The library
Papers, in plain language
The primary sources this wiki is built on. Each entry is the short version: what the paper introduced and why it matters, with a link to read the original. Every link here is a source the wiki actually cites.
- 2013Efficient Estimation of Word Representations in Vector Space (word2vec) ↗
Showed you could learn useful word vectors cheaply at scale, and that the resulting space captures meaning: similar words sit close together, and relationships show up as consistent directions. The seed of modern embeddings.
- 2014Neural Machine Translation by Jointly Learning to Align and Translate ↗
Introduced attention. Instead of squeezing a whole sentence into one fixed vector, the model learns to "soft-search" the source for the parts relevant to each output word. This idea became the core of the transformer three years later.
- 2017Attention Is All You Need ↗
The transformer. It dropped recurrence entirely and built a model on attention alone, so every token can look at every other in parallel. It trained faster and scaled better than anything before it, and it underlies essentially every modern LLM.
- 2019Sentence-BERT: Sentence Embeddings using Siamese BERT-Networks ↗
Made it practical to embed whole sentences so they can be compared by cosine similarity. Finding the most similar pair in 10,000 sentences dropped from 65 hours to about 5 seconds, which is what made large-scale semantic search feasible.

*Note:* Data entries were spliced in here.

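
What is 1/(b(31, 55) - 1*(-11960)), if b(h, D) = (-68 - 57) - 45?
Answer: 1/11790 ≈ 8.4818e-5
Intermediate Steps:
b(h, D) = -170 (b(h, D) = -125 - 45 = -170)
1/(b(31, 55) - 1*(-11960)) = 1/(-170 - 1*(-11960)) = 1/(-170 + 11960) = 1/11790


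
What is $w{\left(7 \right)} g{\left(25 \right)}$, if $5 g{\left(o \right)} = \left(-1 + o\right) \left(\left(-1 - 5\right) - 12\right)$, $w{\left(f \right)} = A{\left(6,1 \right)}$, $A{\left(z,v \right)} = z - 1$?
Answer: $-432$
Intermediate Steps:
$A{\left(z,v \right)} = -1 + z$
$w{\left(f \right)} = 5$ ($w{\left(f \right)} = -1 + 6 = 5$)
$g{\left(o \right)} = \frac{18}{5} - \frac{18 o}{5}$ ($g{\left(o \right)} = \frac{\left(-1 + o\right) \left(\left(-1 - 5\right) - 12\right)}{5} = \frac{\left(-1 + o\right) \left(-6 - 12\right)}{5} = \frac{\left(-1 + o\right) \left(-18\right)}{5} = \frac{18 - 18 o}{5} = \frac{18}{5} - \frac{18 o}{5}$)
$w{\left(7 \right)} g{\left(25 \right)} = 5 \left(\frac{18}{5} - 90\right) = 5 \left(- \frac{432}{5}\right) = -432$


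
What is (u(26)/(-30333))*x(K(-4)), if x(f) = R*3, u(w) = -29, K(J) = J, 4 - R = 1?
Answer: 87/10111 ≈ 0.0086045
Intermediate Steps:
R = 3 (R = 4 - 1*1 = 4 - 1 = 3)
x(f) = 9 (x(f) = 3*3 = 9)
(u(26)/(-30333))*x(K(-4)) = -29/(-30333)*9 = -29*(-1/30333)*9 = (29/30333)*9 = 87/10111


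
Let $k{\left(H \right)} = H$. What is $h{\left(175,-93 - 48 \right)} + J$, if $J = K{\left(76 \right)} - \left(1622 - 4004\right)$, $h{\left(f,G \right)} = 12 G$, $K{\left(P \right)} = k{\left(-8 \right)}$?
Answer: $682$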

- 2020Retrieval-Augmented Generation for Knowledge-Intensive NLP Tasks ↗
Coined RAG. It paired a generative model with a searchable index of documents, retrieving relevant passages and conditioning the answer on them. The result was more factual and could draw on knowledge outside the model’s training data.
- 2022MTEB: Massive Text Embedding Benchmark ↗
A broad benchmark for embedding models across many tasks and languages. Its headline finding is a useful caution: no single embedding model wins everywhere, so the right choice depends on what you are doing.
- 2023Not what you’ve signed up for: Compromising Real-World LLM-Integrated Applications with Indirect Prompt Injection ↗
Formalized indirect prompt injection: hiding instructions in data a model later reads (a web page, a document) so an attacker who never talks to the model can still control it. Demonstrated real attacks against a production system.
- 2024Building Effective Agents ↗
The reference guide on the difference between workflows (predefined paths) and agents (the model directs itself), with the practical advice to use the simplest thing that works and only add autonomy when the task needs it.
- 2025Measuring AI Ability to Complete Long Tasks ↗
Measured how long a task an AI can complete reliably, finding models far more dependable on short tasks than long ones, with that time horizon improving over time. A grounded way to think about why agents still need guardrails.
- 2025Defeating Prompt Injections by Design (CaMeL) ↗
A by-design defense against prompt injection: split a privileged planner model from a quarantined model that reads untrusted data, and track data provenance so tainted data cannot trigger dangerous actions. Strong results, but not a complete fix.